Security musings

nephele · April 9, 2024, 8:21am

Fearmongering. If I get you scared enough I‘ll get you to buy my product.

Luposian · April 9, 2024, 4:58pm

No one will believe an absolute lie. So, there must be some truth to foster fear/uncertainty/doubt (FUD). It worked in the Garden of Eden. The rules haven’t changed since.

So, since I only use the Microsoft anti-malware software, which costs me nothing… where is the value in fearmongering? They’re not making any money off it. It’s just an update that comes in every day or two. And, if the viruses and malware did NOT exist, then they’re just making me THINK they’re updating the software, but not? What a waste of time and possible drive space.

But, question remains… WHY don’t companies (Microsoft/Apple, for example) simply stop the possibility of viruses ever affecting their OS and tout that? What do they gain by NOT doing so, if it CAN be done as easily (and obviously) as suhr stated?

RogFanther · April 9, 2024, 5:24pm

Well, because it can´t ? Unless you change/improve users, and that is way harder …

X512 · April 9, 2024, 5:54pm

Because their OSes are written in unsafe programming languages like C/C++ where every small programming mistake can cause catastrophic consequences to overall system security. They need to fully rewrite kernel in some safe language as Rust to claim security.

Starcrasher · April 9, 2024, 6:42pm

I think the problem comes that all major systems have been thought before it became a real problem. Some have been rewritten since but, to keep compatibility with this or that some parts are kept or rewritten with same philosophy. At the end, there are no real improvements.
A rewrite in a safe language would improve things but would not be enough, philosophy has to evolve too. Anyway, in matter of security, the user is always the weakest link. Someone aware of risks could be safe but the majority will never be.

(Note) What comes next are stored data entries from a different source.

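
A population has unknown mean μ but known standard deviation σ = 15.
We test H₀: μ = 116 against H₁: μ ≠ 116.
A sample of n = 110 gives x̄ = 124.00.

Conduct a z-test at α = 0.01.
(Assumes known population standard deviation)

Answer: z = 5.5936, reject H₀

Derivation:
Standard error: SE = σ/√n = 15/√110 = 1.4302
z-statistic: z = (x̄ - μ₀)/SE = (124.00 - 116)/1.4302 = 5.5936
Critical value: ±2.576
p-value < 0.0001
Decision: reject H₀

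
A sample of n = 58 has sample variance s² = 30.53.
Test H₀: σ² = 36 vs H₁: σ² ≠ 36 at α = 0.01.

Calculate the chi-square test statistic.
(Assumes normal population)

df = n - 1 = 57
χ² = (n-1)s²/σ₀² = 57×30.53/36 = 48.3392
Critical values: χ²_{0.995,57} = 33.248, χ²_{0.005,57} = 88.236
Rejection region: χ² < 33.248 or χ² > 88.236
Decision: fail to reject H₀

Answer: χ² = 48.3392, fail to reject H₀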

cb88 · April 12, 2024, 4:50pm

I think a lot of people get scared by multi user… because they think something is going to get forced on them. Like Microsoft does now with trying to force email accounts etc… when you just want to install the OS not register with MS.

As long as multi user stays out of the users way… it isn’t a problem. eg the default Haiku install can just boot into the default user and nobody is the wiser. But they could be more secure since services will run with different permissions etc etc…

But if you add users and turn on the login dialog etc … you can get an experience similar to Modern multi user OS for sharing that PC.